In the past 5 years, we have purchased 2 empty lots and a vacant house on our block (we bought the house to keep it away from absentee landlords. I have put $15,000 into it and would gladly sell it for $10,000 to a homeowner. It is still vacant, but I pay the garbage fee and the landlord licensing fee and every other damn fee the City deems necessary); we have planted community gardens in the vacant lots and paid city taxes on everything. We are founders of Urban Roots Garden Center, which has created jobs and kept city dollars from going out to the suburbs, and displaced a lot of drug dealers from the corner of Rhode Island, Brayton and West Utica Streets. I paint graffiti, I mow vacant lots – even some that are city-owned. I could go on and on. Hopefully you get the picture.
Last spring, my wife decided she wanted hens for eggs and pets. She researched city code and found that they were legal. She built a coop in our back yard, did tons of research – for instance, chickens eat slugs and mosquitos and other pest insects and bugs and their manure is excellent fertilizer for gardens, and hens are legal in hundreds of urban centers in the United States, including New York City – and got 5 hens in July 2008. In September 2008, an architect-friend told us he thought they were illegal in Buffalo, and sure enough, there is a 2004 amendment to the charter or city code that makes hens illegal. (She was looking at an older version.) But, for her, it was too late, so she went about her business, knowing there are a LOT of others in the city with hens. Ask the guys who own Elmwood Pet Supply how much chicken feed they sell.
This past Saturday morning, at 9 am, prompted by an anonymous 911 call, a City of Buffalo Animal Control Officer showed up on our doorstep, demanding our chickens.
Now, I have drug dealers on every corner within a 10 block radius of my house, and have trouble getting police to respond when my life is threatened by those drug dealers. But when someone calls 911 about pet chickens, the City sure doesn’t waste any time. My wife was spit upon by the Animal Control Officer and given 24 hours to get rid of the chickens.

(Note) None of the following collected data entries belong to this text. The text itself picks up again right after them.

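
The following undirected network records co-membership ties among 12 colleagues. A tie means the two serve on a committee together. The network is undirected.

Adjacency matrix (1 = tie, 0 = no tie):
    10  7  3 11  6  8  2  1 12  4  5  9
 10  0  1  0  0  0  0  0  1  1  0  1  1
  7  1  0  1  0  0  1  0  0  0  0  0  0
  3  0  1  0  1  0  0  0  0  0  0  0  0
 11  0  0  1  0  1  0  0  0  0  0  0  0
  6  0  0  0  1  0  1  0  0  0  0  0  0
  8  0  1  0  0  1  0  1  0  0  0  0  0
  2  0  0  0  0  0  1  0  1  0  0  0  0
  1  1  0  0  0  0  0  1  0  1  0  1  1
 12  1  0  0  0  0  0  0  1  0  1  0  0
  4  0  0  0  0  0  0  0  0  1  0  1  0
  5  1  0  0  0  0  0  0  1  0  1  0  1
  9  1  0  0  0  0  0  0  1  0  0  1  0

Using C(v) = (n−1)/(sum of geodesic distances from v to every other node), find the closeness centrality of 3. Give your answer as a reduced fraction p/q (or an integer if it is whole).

11/27

Distances from 3: 1:3, 2:3, 4:4, 5:3, 6:2, 7:1, 8:2, 9:3, 10:2, 11:1, 12:3. Sum = 27.
n = 12, so closeness = 11/27.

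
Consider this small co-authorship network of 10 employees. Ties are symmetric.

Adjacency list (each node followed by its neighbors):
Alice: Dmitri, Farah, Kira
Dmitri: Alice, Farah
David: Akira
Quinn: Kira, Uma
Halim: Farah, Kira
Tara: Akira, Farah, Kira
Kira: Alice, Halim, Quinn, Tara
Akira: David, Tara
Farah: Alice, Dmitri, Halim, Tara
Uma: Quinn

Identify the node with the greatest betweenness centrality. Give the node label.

Unnormalized betweenness of each node: Akira:8, Alice:4, David:0, Dmitri:0, Farah:15/2, Halim:1, Kira:35/2, Quinn:8, Tara:15, Uma:0.
Kira has the largest value, 35/2, making it the main broker — the node through which the most shortest paths run.

Kira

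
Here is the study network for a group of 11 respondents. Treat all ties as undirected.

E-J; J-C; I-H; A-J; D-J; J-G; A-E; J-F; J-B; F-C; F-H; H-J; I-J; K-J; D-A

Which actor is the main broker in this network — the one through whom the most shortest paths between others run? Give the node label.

J

Unnormalized betweenness of each node: A:1/2, B:0, C:0, D:0, E:0, F:1/2, G:0, H:1/2, I:0, J:77/2, K:0.
J has the largest value, 77/2, making it the main broker — the node through which the most shortest paths run.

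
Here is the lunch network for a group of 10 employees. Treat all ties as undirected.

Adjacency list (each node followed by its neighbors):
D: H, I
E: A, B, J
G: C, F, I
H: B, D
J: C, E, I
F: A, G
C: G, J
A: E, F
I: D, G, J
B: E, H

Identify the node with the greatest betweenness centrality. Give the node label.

E

Unnormalized betweenness of each node: A:41/12, B:25/6, C:17/12, D:53/12, E:127/12, F:35/12, G:41/6, H:31/12, I:19/2, J:49/6.
E has the largest value, 127/12, making it the main broker — the node through which the most shortest paths run.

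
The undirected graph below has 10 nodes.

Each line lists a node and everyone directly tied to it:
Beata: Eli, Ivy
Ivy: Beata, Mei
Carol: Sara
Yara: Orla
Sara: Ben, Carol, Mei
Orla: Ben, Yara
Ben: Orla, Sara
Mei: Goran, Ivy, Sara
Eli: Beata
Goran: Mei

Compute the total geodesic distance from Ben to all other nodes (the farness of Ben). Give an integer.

23

Distances from Ben: Beata:4, Carol:2, Eli:5, Goran:3, Ivy:3, Mei:2, Orla:1, Sara:1, Yara:2.
Sum = 4 + 2 + 5 + 3 + 3 + 2 + 1 + 1 + 2 = 23.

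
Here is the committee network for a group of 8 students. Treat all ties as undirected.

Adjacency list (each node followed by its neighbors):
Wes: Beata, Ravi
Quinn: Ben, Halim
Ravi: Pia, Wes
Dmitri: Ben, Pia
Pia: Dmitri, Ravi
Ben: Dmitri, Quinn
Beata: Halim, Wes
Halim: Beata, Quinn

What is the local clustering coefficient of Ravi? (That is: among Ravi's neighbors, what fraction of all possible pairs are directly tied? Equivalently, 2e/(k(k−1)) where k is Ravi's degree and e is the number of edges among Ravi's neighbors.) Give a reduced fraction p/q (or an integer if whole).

0

Ravi's neighbors: Pia and Wes (k = 2).
Possible neighbor pairs: C(2,2) = 1. Edges among them: none → e = 0.
Clustering(Ravi) = 0/1.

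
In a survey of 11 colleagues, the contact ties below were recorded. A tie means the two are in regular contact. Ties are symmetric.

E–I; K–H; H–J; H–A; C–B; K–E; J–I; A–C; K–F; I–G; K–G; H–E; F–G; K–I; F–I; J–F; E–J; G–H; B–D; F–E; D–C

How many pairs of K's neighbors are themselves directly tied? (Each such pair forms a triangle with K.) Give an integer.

K's neighbors: E, F, G, H, and I.
Neighbor pairs that are themselves tied: K–E–F; K–E–H; K–E–I; K–F–G; K–F–I; K–G–H; K–G–I. Each forms one triangle with K, for 7 in total.

7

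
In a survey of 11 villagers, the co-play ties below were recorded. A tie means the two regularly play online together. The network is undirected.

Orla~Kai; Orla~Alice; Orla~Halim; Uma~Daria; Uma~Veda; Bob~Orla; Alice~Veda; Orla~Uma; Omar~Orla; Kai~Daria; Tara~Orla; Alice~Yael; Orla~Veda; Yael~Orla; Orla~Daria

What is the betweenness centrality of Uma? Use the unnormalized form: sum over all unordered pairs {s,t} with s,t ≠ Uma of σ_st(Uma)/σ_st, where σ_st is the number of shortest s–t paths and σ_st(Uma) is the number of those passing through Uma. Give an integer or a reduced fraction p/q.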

Later in the day, Kelly McCartney at the Buffalo Animal Shelter gave my wife an extra day – till Monday – to get rid of the chickens.
My wife is apoplectic about this, and we had already been considering walking away from the City of Buffalo. Mark my words – this will be the last straw. We will walk away from our houses and our empty lots. We won’t even wait for them to sell.
I urge someone in City Hall to promptly research why the law was amended in 2004. I would also like to know what penalty is incurred for having female chickens on personal residences, and what rights Animal Control has confiscating these animals. And I want the Common Council to rescind the ban on hens. Taste one of my wife’s chicken’s eggs and I guarantee you it’ll be the freshest, best egg you’ve ever had. Hens in backyards is a national trend. Let’s get back on board.
I can tell you that we make more money than it would seem we do living in our neighborhood, and I have deep enough pockets to fight this should any harm come of my wife’s chickens. I will be hiring a lawyer Monday morning. Please, someone, help us.